Good lookin' pen, Bobby... Man, we're gonna be drowning in Cocobolo, thanks to DD.. 

I feel your pain on putting together those clickers...Did some a few months back for DIL and think I skrewed up the first 2 or 3 too... So simple when ya finally get it figured out but a booger out of the box...I've never seen a Polaris 'clicker'...Sumthin' new ???

Ya got my imagination running rampant with that "duck on the lathe" comment.


I've just blown the last 3 hours trying to turn an all axis antler El Grande biggie. I surrender..blew out 3 blanks of antler.. Guess those huge tubes are more than the antler would take...they REALLY heated up while turning and sanding..Back to what I know how to do now...but just can't help trying something new now and then ... Oh, well...


----------



## Bobby (May 21, 2004)

Tortuga said:


> Good lookin' pen, Bobby... Man, we're gonna be drowning in Cocobolo, thanks to DD..
> 
> I feel your pain on putting together those clickers...Did some a few months back for DIL and think I skrewed up the first 2 or 3 too... So simple when ya finally get it figured out but a booger out of the box...I've never seen a Polaris 'clicker'...Sumthin' new ???
> 
> ...


Wet sand and slow down, then they don't heat up so much.


----------



## WillieP (Jul 2, 2004)

That is some very nice work. :cheers:


----------



## Tortuga (May 21, 2004)

Bobby said:


> Wet sand and slow down, then they don't heat up so much.

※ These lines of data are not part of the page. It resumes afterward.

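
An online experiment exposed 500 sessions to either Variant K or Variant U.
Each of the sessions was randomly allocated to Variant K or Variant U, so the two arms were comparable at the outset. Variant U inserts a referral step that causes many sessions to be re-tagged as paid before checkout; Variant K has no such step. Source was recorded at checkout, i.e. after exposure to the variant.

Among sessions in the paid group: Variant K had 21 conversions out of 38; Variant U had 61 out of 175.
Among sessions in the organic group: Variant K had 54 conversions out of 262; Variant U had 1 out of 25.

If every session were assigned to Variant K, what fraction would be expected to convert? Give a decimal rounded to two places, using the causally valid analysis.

0.25

Stratifying would compare variants among sessions the variants themselves sorted into traffic source groups — a form of selection on an intermediate. The unconditioned pooled rates give the total causal effect.
So P(outcome | do(Variant K)) is just the pooled rate for Variant K: 75/300 = 0.250.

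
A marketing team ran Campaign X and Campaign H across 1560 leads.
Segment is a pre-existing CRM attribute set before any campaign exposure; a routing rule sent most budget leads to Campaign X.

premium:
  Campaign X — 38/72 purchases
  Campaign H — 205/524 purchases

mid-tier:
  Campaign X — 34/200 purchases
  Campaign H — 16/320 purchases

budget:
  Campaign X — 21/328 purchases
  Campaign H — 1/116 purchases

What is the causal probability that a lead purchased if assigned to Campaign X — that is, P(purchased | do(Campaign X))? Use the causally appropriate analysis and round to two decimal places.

0.28

Customer segment differs across campaigns for reasons unrelated to any effect of the campaign itself, and it separately predicts the outcome — a classic confounder. We must compare within customer segment levels.
Standardising Campaign X to the population customer segment mix: 0.382·38/72 + 0.333·34/200 + 0.285·21/328 = 0.277.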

Thanx for tip..been dry sanding to 600 and wet sanding to 12,000..BUT at 2500 rpm.. I'll back her down a little...


----------



## EndTuition (May 24, 2004)

Bobby said:


> Got a duck on the lathe now.


WOW, what kind of mandrel do you use for that !


----------



## Bobby (May 21, 2004)

This is what happens when you sand a duck or in this case a chicken too fast.:rotfl:


----------



## trodery (Sep 13, 2006)

Nice clicker Bobby!


----------



## Bobby (May 21, 2004)

I just wrote a note for my wife with it. My personal pen has just changed. Man this thing writes smooooooooooooooooooooooooooooth.


----------



## bill (May 21, 2004)

nice clucker

pens nice also lol


----------



## deerdude2000 (Feb 17, 2006)

*Bobby*

Nice pen Bobby that piece of wood did'nt have a lot of grain thou did it,Man it sure is hot down here in Concan i'm going to have to set up a shop here i miss my lathe !!!!!!!


----------